I remember how excited I was watching the keynote that introduced the Apple Watch. The Digital Crown was such a cool way to manipulate an interface. It just made sense! And it looked slick – unlike Google’s Glass, it looked like a minimalistic timepiece first, and slightly dorky tech gadget second.
I didn’t even think twice pre-ordering it: Surely this was another iPhone moment, and as a designer, I should be familiar with this new playground for exciting projects. I wasn’t alone in my enthusiasm. Many people tried to be among the first to own one and write articles like “Impressions After My First Week With An Apple Watch”.
Fast forward to now: It’s 2016. My own Apple Watch is collecting dust, after a long, hot summer with a very sweaty wrist. Yes, it does look nice. The Digital Crown does handle very well. Maybe the watch was a bit too noticeable in it’s cool understatement. When I visited my hometown a week after I finally received it, complete strangers approached me and asked “How is it? Has it changed your life yet?” They weren’t even cheeky, they were genuinely curious. It was the first time they saw someone wearing it.
“Well”, I answered defensively, “the different watch faces are kind of nice.”
It dawned on me then: The Apple Watch’s one feature that offered the most utility for me was being able to read the time. I had essentially swapped out my beautiful, reliable, analogue wristwatch with another beautiful, digital one that I had to recharge every night.
I was still holding out for the moment it would click and I would experience a belated “wow, this is cool”-moment and feel it was enriching my life in an obvious way like my very first cellphone or iPhone did.
After wearing it for another 4 or 5 weeks, I put it on the loading dock to recharge over night. The next morning, I didn’t pick it up again. It’s still there.
It was not a conscious decision. I just didn’t see the point: It offered too little value for me to put up with the small inconveniences.
Now, months after I stopped wearing it without missing it even once, the number of Apple Watches I see during my commute has noticeably declined. The people I see are still glued to their smartphones and eReaders. Many of them wear wristwatches (as do I). But almost no one wears smartwatches.
And it’s not too hard to imagine what it looks like outside the major city I live in and it’s easily excitable design/tech/media bubble.
Smartphones Hit The Sweet Spot
The big advantage smartphones have over Wearables: They are big enough to be used comfortably as phones, eReaders, computers, music and video players, navigation devices. They are also small enough to easily carry them on you everywhere you go. But you can also just leave them lying on a desk or kitchen table, playing music, or interacting with them via Siri or Google Now without even having to touch them. They are versatile.
If Wearables like smartwatches or smartglasses cannot offer more utility than being slightly less versatile smartphones on straps, they will never take off as consumer products. They are just not that useful.
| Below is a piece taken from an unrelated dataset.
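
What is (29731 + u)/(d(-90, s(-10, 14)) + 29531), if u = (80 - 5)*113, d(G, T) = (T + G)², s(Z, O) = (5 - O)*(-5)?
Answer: 2729/2254 ≈ 1.2107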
People won’t accept devices that allow commercial entities to gather data about them wholesale without a clear value proposition. Sorry, Eric Schmidt, but normal people don’t care about shoes that connect to the Internet.
Many current Wearables feel and look like toys for geeks. Consumers are superficial. If Wearables continue to make their users look like big, fat dorks, they will never be accepted by mainstream consumers. An Apple Watch communicates “My owner reads Daring Fireball and has too much disposable income”, which is still better than the “I might post on /r/Creepshots” of Google Glass.
From Geek to Consumer
People fall in love with good-looking, stupid ideas easily. Some still talk about gestural interfaces after seeing how cool, effortless and futuristic they looked in Minority Report. But it’s one thing to make a gadget work in the narrative of a film, and an entirely other thing to make it work in reality. It’s still possible that Wearables turn out to be another example of technology that looks cool in SciFi-films, but has no appeal for consumers.
The iPhone was not the first smartphone. But it managed to turn a gadget for geeks into a consumer product for a mainstream audience. And maybe Wearables will get their own “iPhone Moment” — but only after we figure out what niche Wearables can occupy for themselves and complement computers and smartphones.
Some Wearables that are already around today might serve as examples how to do it: Fitness trackers like Jawbone or Fitbit are sturdy, attractive in their appliance-like simplicity and can go days without a recharge. It’s easy to wear and just forget about them. They also don’t need to be tethered to smartphones to do their job, which is also important: It’s pointless to carry a smaller device with you that still needs the bigger, more versatile device to function.
Wearables need to move on from being Swiss Army Knives for Geeks, and become more specific, more focused — doing less than an smartphone, but doing the little they do better.